Writing Center11:45 p.m. Peer support

While “Late Show with David Letterman” is playing on TVs across the country, Writing Center tutor Rose Jackson ’08 is poring over a first-year’s Core paper, debating the relative merits of Rousseau and Wordsworth and gently reminding a student to avoid the passive voice and “keep your tenses straight.” “It’s interesting reading about things I wouldn’t necessarily encounter on my own,” says Jackson, a Spanish major. “It’s fun when I can help students, and they’re grateful. I see them on campus; we say hello.”

The Writing Center, a brightly lit room tucked away in Olin Hall and adorned with Magnetic Poetry, is open more than 60 hours a week for students who need advice about participles, thesis statements and citation formatting. Nathan Mallon ’12, who’s reading in a corner of the room, says the center is “a warm, easy, relaxing place to work.” The ever-present candy basket is often an added incentive to ask for help with structuring a five-pager.

1:51 a.m. Coffee, please

In the basement of Penrose Library is a coffee bar, Café 41. In the bar is a line of students. On the south wall near them is a clock that tells correct time: nine minutes shy of 2 a.m. To each of the students, the time yields a simple conclusion: the night is young, with a little help from a cup of liquid enthusiasm. Or assorted biscotti. Or brownies, Café 41’s best-seller. Or all of the above for the occasional all-nighter. “We slow down after midnight, but they’re back again before we close at 2,” says Lindsey Danoth, a Bon Appétit barista. “We sell a lot of food late. A lot. We usually run out of brownies. They’re a valuable commodity anytime.” For those on a budget, drip coffee is the drink of choice. Cheap and quick. Mocha and chai are spendier favorites. “The students are serious about their drinks,” says Danoth, too busy frothing a latte to notice that Devo’s “Whip It” is playing on her portable radio. “It makes sense. They’re pretty serious about school, too.”
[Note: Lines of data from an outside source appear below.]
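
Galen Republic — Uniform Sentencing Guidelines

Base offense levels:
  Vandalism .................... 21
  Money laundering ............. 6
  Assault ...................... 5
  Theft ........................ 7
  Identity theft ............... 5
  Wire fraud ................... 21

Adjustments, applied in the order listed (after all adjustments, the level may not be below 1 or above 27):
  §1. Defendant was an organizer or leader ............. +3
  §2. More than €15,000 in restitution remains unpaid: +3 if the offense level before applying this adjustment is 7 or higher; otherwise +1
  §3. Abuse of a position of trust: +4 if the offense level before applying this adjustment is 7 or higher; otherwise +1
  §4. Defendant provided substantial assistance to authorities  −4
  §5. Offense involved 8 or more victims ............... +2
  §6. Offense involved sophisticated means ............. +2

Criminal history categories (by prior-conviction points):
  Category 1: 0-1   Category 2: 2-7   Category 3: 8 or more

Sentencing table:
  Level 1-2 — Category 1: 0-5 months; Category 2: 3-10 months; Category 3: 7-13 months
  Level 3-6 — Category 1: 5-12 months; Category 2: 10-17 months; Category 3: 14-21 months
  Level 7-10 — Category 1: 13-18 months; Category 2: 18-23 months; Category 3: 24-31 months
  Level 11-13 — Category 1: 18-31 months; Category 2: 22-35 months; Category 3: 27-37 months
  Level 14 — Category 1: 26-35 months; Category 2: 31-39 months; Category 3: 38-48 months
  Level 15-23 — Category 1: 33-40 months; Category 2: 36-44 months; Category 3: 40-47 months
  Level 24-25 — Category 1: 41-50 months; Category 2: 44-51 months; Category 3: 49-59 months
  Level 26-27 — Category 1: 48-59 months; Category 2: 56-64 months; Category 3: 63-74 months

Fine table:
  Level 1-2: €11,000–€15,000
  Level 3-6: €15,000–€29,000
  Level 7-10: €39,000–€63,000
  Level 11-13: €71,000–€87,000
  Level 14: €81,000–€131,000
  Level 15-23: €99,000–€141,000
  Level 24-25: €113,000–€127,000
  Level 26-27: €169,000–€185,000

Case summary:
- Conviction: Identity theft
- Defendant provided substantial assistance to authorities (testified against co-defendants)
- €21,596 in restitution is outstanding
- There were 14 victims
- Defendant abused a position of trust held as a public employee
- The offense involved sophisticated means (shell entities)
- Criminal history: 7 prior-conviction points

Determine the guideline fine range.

€39,000–€63,000

Base offense level for identity theft: 5.
§2 applies (level before this adjustment is 5 < 7, so +1): 5 + 1 = 6.
§3 applies (level before this adjustment is 6 < 7, so +1): 6 + 1 = 7.
§4 applies: 7 − 4 = 3.
§5 applies: 3 + 2 = 5.
§6 applies: 5 + 2 = 7.
Final offense level: 7.
Level 7 falls in the 7-10 band.
Fine table: Level 7-10 → €39,000–€63,000.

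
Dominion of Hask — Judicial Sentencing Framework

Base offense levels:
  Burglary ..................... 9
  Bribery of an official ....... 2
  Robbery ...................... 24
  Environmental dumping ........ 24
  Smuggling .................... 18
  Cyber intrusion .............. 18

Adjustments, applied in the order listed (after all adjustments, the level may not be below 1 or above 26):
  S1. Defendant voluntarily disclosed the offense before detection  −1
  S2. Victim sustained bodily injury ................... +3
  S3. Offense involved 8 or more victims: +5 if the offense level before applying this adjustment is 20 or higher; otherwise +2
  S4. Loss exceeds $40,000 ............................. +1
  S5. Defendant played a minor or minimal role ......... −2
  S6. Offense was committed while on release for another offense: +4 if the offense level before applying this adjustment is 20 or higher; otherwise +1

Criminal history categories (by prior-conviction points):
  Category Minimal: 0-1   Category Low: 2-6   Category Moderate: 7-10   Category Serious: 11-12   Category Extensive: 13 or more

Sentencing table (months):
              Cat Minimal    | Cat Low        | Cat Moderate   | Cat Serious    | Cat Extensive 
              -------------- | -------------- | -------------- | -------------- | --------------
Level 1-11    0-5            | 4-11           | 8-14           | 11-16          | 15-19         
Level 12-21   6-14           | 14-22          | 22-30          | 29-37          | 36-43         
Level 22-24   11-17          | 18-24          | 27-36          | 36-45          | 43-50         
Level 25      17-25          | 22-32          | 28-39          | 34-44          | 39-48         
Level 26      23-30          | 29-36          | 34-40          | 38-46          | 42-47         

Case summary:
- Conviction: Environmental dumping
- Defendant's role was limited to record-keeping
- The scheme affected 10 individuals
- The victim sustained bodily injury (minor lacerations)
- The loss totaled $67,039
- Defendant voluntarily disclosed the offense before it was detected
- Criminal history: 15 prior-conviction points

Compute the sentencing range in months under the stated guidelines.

Base offense level for environmental dumping: 24.
S1 applies: 24 − 1 = 23.
S2 applies: 23 + 3 = 26.
S3 applies (level before this adjustment is 26 ≥ 20, so +5): 26 + 5 = 31.
S4 applies: 31 + 1 = 32.
S5 applies: 32 − 2 = 30.
Level 30 exceeds the maximum of 26; capped at 26.
Final offense level: 26.
Criminal history: 15 prior points → Category Extensive (13+).
Level 26 falls in the 26 band.
Grid: Level 26 × Category Extensive = 42-47 months.

42-47 months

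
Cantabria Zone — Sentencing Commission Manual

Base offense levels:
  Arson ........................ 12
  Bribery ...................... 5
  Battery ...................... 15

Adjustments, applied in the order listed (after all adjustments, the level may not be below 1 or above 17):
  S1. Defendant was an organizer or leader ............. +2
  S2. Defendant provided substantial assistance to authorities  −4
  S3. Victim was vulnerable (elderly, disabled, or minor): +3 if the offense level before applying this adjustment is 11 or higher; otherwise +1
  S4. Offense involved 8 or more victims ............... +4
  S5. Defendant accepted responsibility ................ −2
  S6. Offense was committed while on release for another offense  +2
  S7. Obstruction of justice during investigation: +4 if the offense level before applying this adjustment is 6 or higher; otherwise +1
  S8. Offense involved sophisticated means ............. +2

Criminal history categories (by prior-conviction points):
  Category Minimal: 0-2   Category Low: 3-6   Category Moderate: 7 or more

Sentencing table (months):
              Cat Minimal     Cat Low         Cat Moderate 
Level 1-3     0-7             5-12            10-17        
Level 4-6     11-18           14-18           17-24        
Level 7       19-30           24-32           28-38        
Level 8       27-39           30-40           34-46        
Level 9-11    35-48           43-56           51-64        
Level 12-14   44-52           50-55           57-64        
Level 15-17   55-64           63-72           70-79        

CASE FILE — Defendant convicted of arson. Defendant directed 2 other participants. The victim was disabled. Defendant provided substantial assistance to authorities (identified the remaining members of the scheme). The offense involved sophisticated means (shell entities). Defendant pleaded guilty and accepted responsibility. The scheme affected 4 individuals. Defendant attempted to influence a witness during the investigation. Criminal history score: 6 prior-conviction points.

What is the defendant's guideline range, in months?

63-72 months

Base offense level for arson: 12.
S1 applies: 12 + 2 = 14.
S2 applies: 14 − 4 = 10.
S3 applies (level before this adjustment is 10 < 11, so +1): 10 + 1 = 11.
S5 applies: 11 − 2 = 9.
S7 applies (level before this adjustment is 9 ≥ 6, so +4): 9 + 4 = 13.
S8 applies: 13 + 2 = 15.
Final offense level: 15.
Criminal history: 6 prior points → Category Low (3-6).
Level 15 falls in the 15-17 band.
Grid: Level 15-17 × Category Low = 63-72 months.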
Challenge3:00 a.m. Tradition and challenge

“In a real dark night of the soul it is always three o’clock in the morning,” F. Scott Fitzgerald famously wrote. At 3 a.m. on a weekend, finals just around the corner, there are several souls in the Allen Reading Room of Penrose Library. None, however, seems troubled. On the contrary, all are plugged in — to laptops as well as lecture notes.
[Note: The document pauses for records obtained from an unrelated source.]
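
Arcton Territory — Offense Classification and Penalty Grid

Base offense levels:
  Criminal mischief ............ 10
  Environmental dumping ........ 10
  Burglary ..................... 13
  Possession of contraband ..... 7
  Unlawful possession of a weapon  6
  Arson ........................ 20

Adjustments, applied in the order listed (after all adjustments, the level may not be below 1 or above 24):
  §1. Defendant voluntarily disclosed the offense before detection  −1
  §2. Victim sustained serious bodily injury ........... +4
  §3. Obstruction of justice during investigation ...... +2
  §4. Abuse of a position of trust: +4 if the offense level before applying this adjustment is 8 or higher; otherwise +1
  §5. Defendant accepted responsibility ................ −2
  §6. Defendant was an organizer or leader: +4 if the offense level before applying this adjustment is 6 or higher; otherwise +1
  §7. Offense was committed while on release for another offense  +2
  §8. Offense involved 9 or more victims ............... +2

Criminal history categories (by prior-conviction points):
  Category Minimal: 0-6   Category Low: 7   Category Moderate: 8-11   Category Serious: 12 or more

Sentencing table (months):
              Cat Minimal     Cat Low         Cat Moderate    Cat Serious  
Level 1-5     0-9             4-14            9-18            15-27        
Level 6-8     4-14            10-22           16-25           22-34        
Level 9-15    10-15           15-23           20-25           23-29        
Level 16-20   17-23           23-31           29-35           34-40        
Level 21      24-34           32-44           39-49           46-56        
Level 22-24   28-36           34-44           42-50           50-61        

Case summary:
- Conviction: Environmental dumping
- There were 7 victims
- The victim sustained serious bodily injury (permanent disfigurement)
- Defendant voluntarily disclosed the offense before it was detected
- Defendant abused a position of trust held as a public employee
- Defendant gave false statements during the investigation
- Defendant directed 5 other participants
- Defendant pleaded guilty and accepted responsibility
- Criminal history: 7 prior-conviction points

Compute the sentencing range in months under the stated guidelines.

Base offense level for environmental dumping: 10.
§1 applies: 10 − 1 = 9.
§2 applies: 9 + 4 = 13.
§3 applies: 13 + 2 = 15.
§4 applies (level before this adjustment is 15 ≥ 8, so +4): 15 + 4 = 19.
§5 applies: 19 − 2 = 17.
§6 applies (level before this adjustment is 17 ≥ 6, so +4): 17 + 4 = 21.
§7 does not apply.
Final offense level: 21.
Criminal history: 7 prior points → Category Low (7).
Level 21 falls in the 21 band.
Grid: Level 21 × Category Low = 32-44 months.

32-44 months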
Nate Wells ’11 will be here until 4:38 this morning. For that feat, he will win the Allen Room Challenge, bestowed on the last person to leave the reading room each day. As evidence, Wells will sign and date the Allen Room black book on the fireplace mantel. He will not celebrate with song or dance before leaving, as the Allen Challenge recommends. But he will write these words in the book. “Once again I find myself in the pleasant company of, well, myself. It is quite peaceful and serene, alone here by the crackling fire ... Friday night: I find the sweet intoxication of books much preferable to the alternative.”
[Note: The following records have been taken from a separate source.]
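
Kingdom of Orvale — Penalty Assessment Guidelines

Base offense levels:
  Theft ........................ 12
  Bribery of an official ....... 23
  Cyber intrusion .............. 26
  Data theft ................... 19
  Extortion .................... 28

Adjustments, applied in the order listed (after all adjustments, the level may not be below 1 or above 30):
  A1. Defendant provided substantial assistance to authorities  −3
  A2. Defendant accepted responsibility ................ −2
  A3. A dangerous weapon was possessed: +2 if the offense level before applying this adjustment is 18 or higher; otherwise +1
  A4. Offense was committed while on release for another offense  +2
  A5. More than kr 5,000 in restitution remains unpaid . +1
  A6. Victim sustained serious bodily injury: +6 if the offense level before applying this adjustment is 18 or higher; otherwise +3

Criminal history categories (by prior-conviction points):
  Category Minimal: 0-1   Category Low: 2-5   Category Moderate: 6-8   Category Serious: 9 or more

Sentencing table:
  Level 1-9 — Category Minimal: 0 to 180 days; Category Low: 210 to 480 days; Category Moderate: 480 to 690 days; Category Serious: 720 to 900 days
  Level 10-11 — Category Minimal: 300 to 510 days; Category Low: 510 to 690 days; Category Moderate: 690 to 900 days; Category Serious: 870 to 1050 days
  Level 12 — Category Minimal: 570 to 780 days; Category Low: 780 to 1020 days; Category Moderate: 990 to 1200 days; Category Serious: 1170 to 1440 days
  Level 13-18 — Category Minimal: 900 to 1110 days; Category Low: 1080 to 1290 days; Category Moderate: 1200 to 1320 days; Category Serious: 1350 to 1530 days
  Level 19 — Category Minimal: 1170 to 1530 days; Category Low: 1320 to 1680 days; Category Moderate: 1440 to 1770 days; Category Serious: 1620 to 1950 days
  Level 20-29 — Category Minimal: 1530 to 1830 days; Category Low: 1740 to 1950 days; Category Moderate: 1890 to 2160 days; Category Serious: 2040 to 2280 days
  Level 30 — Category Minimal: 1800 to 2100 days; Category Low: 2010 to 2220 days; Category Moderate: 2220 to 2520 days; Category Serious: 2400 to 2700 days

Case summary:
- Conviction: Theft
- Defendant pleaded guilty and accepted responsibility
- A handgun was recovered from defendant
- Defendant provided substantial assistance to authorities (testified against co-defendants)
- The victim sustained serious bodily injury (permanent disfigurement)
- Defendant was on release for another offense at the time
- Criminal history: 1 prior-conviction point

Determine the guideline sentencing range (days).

900-1110 days

Base offense level for theft: 12.
A1 applies: 12 − 3 = 9.
A2 applies: 9 − 2 = 7.
A3 applies (level before this adjustment is 7 < 18, so +1): 7 + 1 = 8.
A4 applies: 8 + 2 = 10.
A6 applies (level before this adjustment is 10 < 18, so +3): 10 + 3 = 13.
Final offense level: 13.
Criminal history: 1 prior point → Category Minimal (0-1).
Level 13 falls in the 13-18 band.
Grid: Level 13-18 × Category Minimal = 900-1110 days.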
Wells won’t set the Allen Challenge record for the month. That honor will go to Nathan Mallon ’11 who checked in at 7:15 p.m. on a Sunday and didn’t leave until 7:30 a.m. Monday. His epic stay began with Howard Gardner’s book, “Frame of Mind: The Theory of Multiple Intelligences.” Around midnight, Mallon started wondering about how computers learn. At 2 a.m., he forgot how to write the letter “f.” The lapse, apparently, was temporary. Mallon’s last words in the black book read: “Fun times.”